Эта повесть посвящена Варавве, которого добрые граждане предпочли Христу. Там заложены уже начала того опыта, который мне яснее открылся лишь потом, в пору «Любви второй»… Несколько десятилетий спустя швед Lagerkvist получил Нобелевскую премию за роман «Варавва» – книгу, которую я никогда не мог заставить себя взять в руки по эгоистическим причинам – из привязанности к моему затерянному детищу.
Именно этот рассказ понравился Мамченко и Дряхлову, и они спорили с остальными. В общем, ни Терапиано, ни Мандельштам мне никогда не были близки. Мамченко – хорошенький мальчик, с казацкой хитрецой – держал себя всегда даже с чрезмерным достоинством; стихи его отметил Адамович, хотя были они неровны, невнятны, и в ту пору, несмотря на всю напряженность bonne volontée [60] , мало что выражали. Позже поэт стал ровнее, подучился ремеслу и языку и как-то утвердился на собственном месте.
Родился Мамченко на юге России и с очевидным упорством тяготел к философии, тоже косноязычной. Он даже проводил в жизнь некоторые свои убеждения с обстоятельною, несокрушимою медлительностью. Он едва ли не один из первых среди нашей молодежи заделался вегетарианцем. Мамченко уверял, что не желает причинять страданий животным, и это у него звучало убедительно, несмотря на всю наивность. Есть такие положительные люди, у которых общие места звучат веско и даже оригинально. Впрочем, рыбу он ел, полагая, что холоднокровные менее или совсем не страдают.

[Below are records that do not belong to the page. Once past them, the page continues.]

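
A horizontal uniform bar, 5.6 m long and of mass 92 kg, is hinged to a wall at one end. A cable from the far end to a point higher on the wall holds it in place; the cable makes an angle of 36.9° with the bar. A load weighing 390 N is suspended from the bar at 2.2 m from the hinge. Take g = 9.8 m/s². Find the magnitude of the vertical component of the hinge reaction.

|H_y| ≈ 688 N

Take torques about the hinge: T sin 36.9° · 5.6 = 92×9.8×2.8 + 390×2.2 = 3382.5 N·m.
So T = 3382.5 / (0.6004 × 5.6) = 1006 N.
ΣF_y = 0: H_y = (92×9.8 + 390) − T sin 36.9° = 1291.6 − 604.01 = 687.59 N.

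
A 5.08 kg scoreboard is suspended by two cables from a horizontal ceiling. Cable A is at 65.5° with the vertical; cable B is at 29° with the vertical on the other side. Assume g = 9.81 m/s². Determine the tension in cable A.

T_A ≈ 24.2 N

Angles from the horizontal: cable A is 90° − 65.5° = 24.5°, cable B is 90° − 29° = 61°.
Weight W = 5.08 × 9.81 = 49.83 N acts straight down.
Horizontal: T_A cos 24.5° = T_B cos 61°  →  T_B = 1.877 T_A.
Vertical: T_A sin 24.5° + T_B sin 61° = 49.83.
Substituting the horizontal relation into the vertical equation gives 2.056 T_A = 49.83, so T_A = 24.24 N.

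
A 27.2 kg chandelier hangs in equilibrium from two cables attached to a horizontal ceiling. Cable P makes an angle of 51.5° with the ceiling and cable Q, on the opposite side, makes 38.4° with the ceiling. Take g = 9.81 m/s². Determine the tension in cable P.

Weight W = 27.2 × 9.81 = 266.8 N acts straight down.
Horizontal: T_P cos 51.5° = T_Q cos 38.4°  →  T_Q = 0.7943 T_P.
Vertical: T_P sin 51.5° + T_Q sin 38.4° = 266.8.
Substituting the horizontal relation into the vertical equation gives 1.276 T_P = 266.8, so T_P = 209.1 N.

T_P ≈ 209 N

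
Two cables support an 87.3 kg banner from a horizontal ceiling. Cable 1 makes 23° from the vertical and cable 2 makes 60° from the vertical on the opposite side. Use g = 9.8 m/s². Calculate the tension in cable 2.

T_2 ≈ 337 N

Angles from the horizontal: cable 1 is 90° − 23° = 67°, cable 2 is 90° − 60° = 30°.
Weight W = 87.3 × 9.8 = 855.5 N acts straight down.
Horizontal: T_1 cos 67° = T_2 cos 30°  →  T_1 = 2.216 T_2.
Vertical: T_1 sin 67° + T_2 sin 30° = 855.5.
Substituting the horizontal relation into the vertical equation gives 2.54 T_2 = 855.5, so T_2 = 336.8 N.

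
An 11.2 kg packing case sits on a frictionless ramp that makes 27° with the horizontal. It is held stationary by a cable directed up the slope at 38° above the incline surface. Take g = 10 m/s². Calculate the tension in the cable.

Take axes along and perpendicular to the incline. Weight components: W sin 27° = 50.85 N down-slope, W cos 27° = 99.79 N into the surface.
Along incline: T cos 38° = W sin 27° → T = 64.53 N.
Perpendicular: N = W cos 27° − T sin 38° = 60.07 N.

T ≈ 64.5 N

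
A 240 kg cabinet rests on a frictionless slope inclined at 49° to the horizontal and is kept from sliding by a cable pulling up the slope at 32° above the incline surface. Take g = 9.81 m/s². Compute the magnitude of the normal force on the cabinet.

N ≈ 434 N

Take axes along and perpendicular to the incline. Weight components: W sin 49° = 1777 N down-slope, W cos 49° = 1545 N into the surface.
Along incline: T cos 32° = W sin 49° → T = 2095 N.
Perpendicular: N = W cos 49° − T sin 32° = 434.3 N.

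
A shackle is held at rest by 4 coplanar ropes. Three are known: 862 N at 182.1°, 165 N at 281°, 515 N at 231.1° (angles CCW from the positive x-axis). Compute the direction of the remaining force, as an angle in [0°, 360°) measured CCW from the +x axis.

Sum the known components: ΣF_x = -1153 N, ΣF_y = -594.4 N.
For equilibrium the remaining force must supply (−ΣF_x, −ΣF_y) = (1153, 594.4) N.
Magnitude = √((1153)² + (594.4)²) = 1297 N; direction = atan2(594.4, 1153) = 27.3°.

θ ≈ 27.3°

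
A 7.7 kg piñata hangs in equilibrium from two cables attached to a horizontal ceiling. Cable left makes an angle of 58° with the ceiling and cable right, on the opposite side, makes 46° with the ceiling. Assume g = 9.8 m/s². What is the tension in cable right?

Weight W = 7.7 × 9.8 = 75.46 N acts straight down.
Horizontal: T_left cos 58° = T_right cos 46°  →  T_left = 1.311 T_right.
Vertical: T_left sin 58° + T_right sin 46° = 75.46.
Substituting the horizontal relation into the vertical equation gives 1.831 T_right = 75.46, so T_right = 41.21 N.

T_right ≈ 41.2 N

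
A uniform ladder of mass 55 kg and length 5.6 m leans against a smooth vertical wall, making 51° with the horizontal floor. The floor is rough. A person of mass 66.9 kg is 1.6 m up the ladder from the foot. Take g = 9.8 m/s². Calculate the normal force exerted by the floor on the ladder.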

В те годы Мамченко не мог выразить самой простой мысли в общепринятых формах; он закручивал синтаксически и затемнял диалектически любое обыкновенное предложение, выполняя эту мучительную операцию с большим и таинственным достоинством. Одни пробовали над ним смеяться (Ходасевич, Поплавский), а другие (большинство) его уважали, особенно люди с эстетическими тяготениями (Адамович, Мочульский, Гиппиус). Была в Мамченко кроме всего еще хорошая смекалка, знаменитая хозяйская практичность. В своей отельной комнате он разводил свеклу и спаржу, цветочки и даже, кажется, табак. Его личного изделия борщ славился одно время так, что некоторые повадились к нему ходить подкрепляться, что хозяин отнюдь не поощрял.
Работал он спорадически, его подкармливала жена. Но когда мастерил или красил, то делал это отменно чисто и аккуратно. Вообще в практических делах был полной противоположностью своей диалектической природе.
Дружил Мамченко преимущественно с такими людьми, как Шестов, Мочульский, Гиппиус. Под конец оккупации только он один из приличных людей продолжал ходить к Мережковским. Адамович, мне кажется, давно разочаровался в его стихах, но никогда его открыто не разбранил: «Милосердие, милосердие!» Злобно издевался над такими, как Мамченко, Ходасевич, считая их «голыми», беспомощными и отнюдь не королями. После войны Мамченко начал издавать какие-то сборники для советских патриотических возвращенцев, но сам, умница, отнюдь не «возвращался».